Monday, November 07, 2005

being a new father means that i've found myself changing in some fashions. for example, i like hearing stories about other parents and their children. i delight in it even. more so, when fellow poets post photos of their children on their blogs, i love it. perhaps it has something to do with knowing i'm not alone in my pursuits of reading, writing and parenthood. all are hard, but the rewards are infinite. there is magic there, the wonder and thrill of watching yr child grow and learn. entwined with that is the exhilaration of seeing the love others have for their kids. when one has a child there develops a new pressure, the desire to take thousands of pics and show the world. i certainly want to see.
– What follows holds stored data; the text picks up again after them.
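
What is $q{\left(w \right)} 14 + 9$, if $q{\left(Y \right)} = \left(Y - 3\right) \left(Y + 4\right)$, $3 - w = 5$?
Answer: $-131$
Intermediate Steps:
$w = -2$ ($w = 3 - 5 = -2$)
$q{\left(Y \right)} = \left(-3 + Y\right) \left(4 + Y\right)$
$q{\left(w \right)} 14 + 9 = \left(-12 - 2 + \left(-2\right)^{2}\right) 14 + 9 = \left(-12 - 2 + 4\right) 14 + 9 = \left(-10\right) 14 + 9 = -140 + 9 = -131$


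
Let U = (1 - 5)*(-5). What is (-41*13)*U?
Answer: -10660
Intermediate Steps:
U = 20 (U = -4*(-5) = 20)
(-41*13)*U = -41*13*20 = -533*20 = -10660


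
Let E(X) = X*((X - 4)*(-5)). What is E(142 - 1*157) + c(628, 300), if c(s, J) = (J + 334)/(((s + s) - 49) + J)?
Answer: -2146841/1507 ≈ -1424.6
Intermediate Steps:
E(X) = X*(20 - 5*X) (E(X) = X*((-4 + X)*(-5)) = X*(20 - 5*X))
c(s, J) = (334 + J)/(-49 + J + 2*s) (c(s, J) = (334 + J)/((2*s - 49) + J) = (334 + J)/((-49 + 2*s) + J) = (334 + J)/(-49 + J + 2*s))
E(142 - 1*157) + c(628, 300) = 5*(142 - 1*157)*(4 - (142 - 1*157)) + (334 + 300)/(-49 + 300 + 2*628) = 5*(142 - 157)*(4 - (142 - 157)) + 634/(-49 + 300 + 1256) = 5*(-15)*(4 - 1*(-15)) + 634/1507 = 5*(-15)*(4 + 15) + (1/1507)*634 = 5*(-15)*19 + 634/1507 = -1425 + 634/1507 = -2146841/1507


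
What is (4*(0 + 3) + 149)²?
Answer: 25921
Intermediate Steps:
(4*(0 + 3) + 149)² = (4*3 + 149)² = (12 + 149)² = 161² = 25921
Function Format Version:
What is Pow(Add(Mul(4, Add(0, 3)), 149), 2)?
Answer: 25921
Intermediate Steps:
Pow(Add(Mul(4, Add(0, 3)), 149), 2) = Pow(Add(Mul(4, 3), 149), 2) = Pow(Add(12, 149), 2) = Pow(161, 2) = 25921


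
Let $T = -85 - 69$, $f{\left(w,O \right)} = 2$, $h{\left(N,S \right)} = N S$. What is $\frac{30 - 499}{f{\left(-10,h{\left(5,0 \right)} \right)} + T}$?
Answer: $\frac{469}{152} \approx 3.0855$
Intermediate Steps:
$T = -154$
$\frac{30 - 499}{f{\left(-10,h{\left(5,0 \right)} \right)} + T} = \frac{30 - 499}{2 - 154} = - \frac{469}{-152} = \left(-469\right) \left(- \frac{1}{152}\right) = \frac{469}{152}$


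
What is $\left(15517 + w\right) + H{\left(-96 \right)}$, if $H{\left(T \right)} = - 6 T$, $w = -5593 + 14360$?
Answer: $24860$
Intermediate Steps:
$w = 8767$
$\left(15517 + w\right) + H{\left(-96 \right)} = \left(15517 + 8767\right) - -576 = 24284 + 576 = 24860$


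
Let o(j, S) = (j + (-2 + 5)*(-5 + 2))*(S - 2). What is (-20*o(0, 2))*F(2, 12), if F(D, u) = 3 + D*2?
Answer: 0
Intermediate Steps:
o(j, S) = (-9 + j)*(-2 + S) (o(j, S) = (j + 3*(-3))*(-2 + S) = (j - 9)*(-2 + S) = (-9 + j)*(-2 + S))
F(D, u) = 3 + 2*D
(-20*o(0, 2))*F(2, 12) = (-20*(18 - 9*2 - 2*0 + 2*0))*(3 + 2*2) = (-20*(18 - 18 + 0 + 0))*(3 + 4) = -20*0*7 = 0*7 = 0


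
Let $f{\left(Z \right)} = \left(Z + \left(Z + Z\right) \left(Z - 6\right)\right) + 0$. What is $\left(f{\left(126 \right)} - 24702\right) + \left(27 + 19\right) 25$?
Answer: $6814$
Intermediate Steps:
$f{\left(Z \right)} = Z + 2 Z \left(-6 + Z\right)$ ($f{\left(Z \right)} = \left(Z + 2 Z \left(-6 + Z\right)\right) + 0 = Z + 2 Z \left(-6 + Z\right)$)
$\left(f{\left(126 \right)} - 24702\right) + \left(27 + 19\right) 25 = \left(126 \left(-11 + 2 \cdot 126\right) - 24702\right) + \left(27 + 19\right) 25 = \left(126 \left(-11 + 252\right) - 24702\right) + 46 \cdot 25 = \left(126 \cdot 241 - 24702\right) + 1150 = \left(30366 - 24702\right) + 1150 = 5664 + 1150 = 6814$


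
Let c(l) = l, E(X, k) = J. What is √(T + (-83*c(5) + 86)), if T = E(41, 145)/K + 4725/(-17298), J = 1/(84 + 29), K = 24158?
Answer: 4*I*√36845001311517565/42312737 ≈ 18.146*I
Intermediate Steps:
J = 1/113 ≈ 0.0088496
E(X, k) = 1/113
T = -358292857/1311694847 (T = (1/113)/24158 + 4725/(-17298) = (1/113)*(1/24158) + 4725*(-1/17298) = 1/2729854 - 525/1922 = -358292857/1311694847 ≈ -0.27315)
√(T + (-83*c(5) + 86)) = √(-358292857/1311694847 + (-83*5 + 86)) = √(-358292857/1311694847 + (-415 + 86)) = √(-358292857/1311694847 - 329) = √(-431905897520/1311694847) = 4*I*√36845001311517565/42312737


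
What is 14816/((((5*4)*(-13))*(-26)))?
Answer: 1852/845 ≈ 2.1917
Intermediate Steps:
14816/((((5*4)*(-13))*(-26))) = 14816/(((20*(-13))*(-26))) = 14816/((-260*(-26))) = 14816/6760 = 14816*(1/6760) = 1852/845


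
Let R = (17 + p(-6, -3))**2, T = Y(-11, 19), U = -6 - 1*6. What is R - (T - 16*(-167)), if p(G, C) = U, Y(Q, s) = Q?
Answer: -2636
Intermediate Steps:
U = -12 (U = -6 - 6 = -12)
T = -11
p(G, C) = -12
R = 25 (R = (17 - 12)**2 = 5**2 = 25)
R - (T - 16*(-167)) = 25 - (-11 - 16*(-167)) = 25 - (-11 + 2672) = 25 - 1*2661 = 25 - 2661 = -2636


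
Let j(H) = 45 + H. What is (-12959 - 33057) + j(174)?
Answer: -45797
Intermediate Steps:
(-12959 - 33057) + j(174) = (-12959 - 33057) + (45 + 174) = -46016 + 219 = -45797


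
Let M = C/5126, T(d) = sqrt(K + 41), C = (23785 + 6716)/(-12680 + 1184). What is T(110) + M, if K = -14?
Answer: -10167/19642832 + 3*sqrt(3) ≈ 5.1956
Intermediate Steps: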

all of it brand new to me. of course, each birth, each death, is the first one, always discovered, not rediscovered. like the first words, or the first physical desire. and the world becomes scary, strange and marvelous.

Sunday, November 06, 2005

thanks everyone for yr lovely comments here and on yr own blogs re: nicholas in full lobster regalia for halloween. it is the end of a long work week, just got back from the office today, sunday. normally i'm like an old jazzman, working re: writing/reading in the quiet and dark til the wee hrs. this week i tried simply to get to the shut-eye state a bit earlier than usual. that translates to falling asleep with a book in my hand, or a movie in the dvd player. i'd wake to the credits rolling or my hand on the page.

which tells me that i need to start writing more about my reading. yesterday's mail arrived with the newest book by skip fox, at that (ahadada books), a thick collection of texts beautifully designed by daniel sendecki. mouth-watering.

this morning i read steve caratzas's chap it will be a train. a mini-review is forthcoming.

and been digging thru big ted berrigan's massive collected. finally here, it is essential reading.

Tuesday, November 01, 2005

here are a few pics of nicholas in his lobster costume on halloween. nicholas was terrific, and really enjoyed being out trick-or-treating. don't know whether he liked being a crustacean but he put on a good show. we loved it.